Senator GARETH EVANS —No, and some of them are subject to prosecution. There have been some interesting and well publicised cases of that kind, but there has been no defence available to anyone in the past. We believe—we agree with the Greens in this respect and I understand the Democrats also support this particular clause—that there is ample justification for extending it in this way. There is no requirement that the method of hunting, fishing or gathering be confined to traditional means. Life moves on, the world moves on, and with it techniques for doing these things. There is no intention to deny that right.

  Whether or not the exemption that is set out here would extend to an exemption from obtaining the permit for the firearm in question is, I think, extremely doubtful. What is being referred to here is an exemption from the prohibition of carrying out some activity. It is not the possession of the firearm so much as the actual shooting of the firearm to take game or whatever. But I do not want to give yet another kerbside opinion—I have given a few hundred of them in the last few days—that would be a matter to be sorted out subsequently.

  So far as fishing is concerned, I will make a general point.

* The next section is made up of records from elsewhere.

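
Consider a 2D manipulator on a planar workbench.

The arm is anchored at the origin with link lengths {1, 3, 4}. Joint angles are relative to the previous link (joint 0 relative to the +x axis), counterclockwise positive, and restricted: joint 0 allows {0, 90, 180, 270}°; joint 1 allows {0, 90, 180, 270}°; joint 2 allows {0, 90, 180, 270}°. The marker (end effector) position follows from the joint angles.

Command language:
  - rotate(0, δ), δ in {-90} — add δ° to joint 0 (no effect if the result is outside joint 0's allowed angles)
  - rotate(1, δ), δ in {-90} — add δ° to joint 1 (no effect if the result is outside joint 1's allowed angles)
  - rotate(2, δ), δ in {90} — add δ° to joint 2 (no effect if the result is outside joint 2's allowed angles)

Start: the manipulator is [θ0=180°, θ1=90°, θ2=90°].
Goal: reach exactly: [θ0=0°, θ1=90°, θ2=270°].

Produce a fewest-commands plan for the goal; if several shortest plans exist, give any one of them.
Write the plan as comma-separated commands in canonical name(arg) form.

initial: [θ0=180°, θ1=90°, θ2=90°]
step 1 (rotate(0, -90)): [θ0=90°, θ1=90°, θ2=90°]
step 2 (rotate(0, -90)): [θ0=0°, θ1=90°, θ2=90°]
step 3 (rotate(2, 90)): [θ0=0°, θ1=90°, θ2=180°]
step 4 (rotate(2, 90)): [θ0=0°, θ1=90°, θ2=270°]
shorter routes all fall short; 4 is best.

rotate(0, -90), rotate(0, -90), rotate(2, 90), rotate(2, 90)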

I think we will be in a bit of trouble with amendment 45 to clause 197 unless the opposition has a bit of a think about supporting this. The Greens have indicated opposition to it and we cannot carry it without the opposition's support. This is a very explicit industry provision. It is another one of a kind. Those opposite have already knocked three of them off by taking the stance that they have in relation to this legislation. I draw their attention to our amendment No. 45, which is intended to clarify the existing 197(1)(c). It presently reads:

. . . existing fishing access rights—

which would include both public and private rights—

prevail over any other public or private rights.

This amendment makes it clear that it is statutory fishing rights—not existing fishing access rights—which prevail over any other fishing rights. In other words, this clarifies that states and territories may act to confirm that statutory fishing rights prevail over any other kind of fishing rights, and that includes any native title rights that may exist. I think that is a pretty important principle from the point of view of the fishing industry and the certainty that it wants to inject. That would not cut across the debate we have just been having about our proposed new clause 196(a), because in that context there is a specific exemption provided for certain kinds of fishing activities in certain circumstances, as with other kinds of hunting activities. This is clearly a protective provision designed to clarify the law and to assist the industry to give it a degree of certainty.

  It looks as though this provision will go down unless there is a willingness to support it on the opposition side. I know Senator Panizza has a close and intense interest in the fishing industry, which he demonstrated again in the contribution he has just made. Maybe as a last dying gesture on the bill, he would contemplate coming across and bringing a couple of his mates with him in order to make a hero of himself with the fishing industry in WA. If he does not, I guess this is another particular matter which we will need to look at in the new year as part of some reviewing legislation. But I do make that invitation. The opposition has already scored three ducks in terms of major industry clauses which it has been asked to support; this is a chance to avoid the fourth.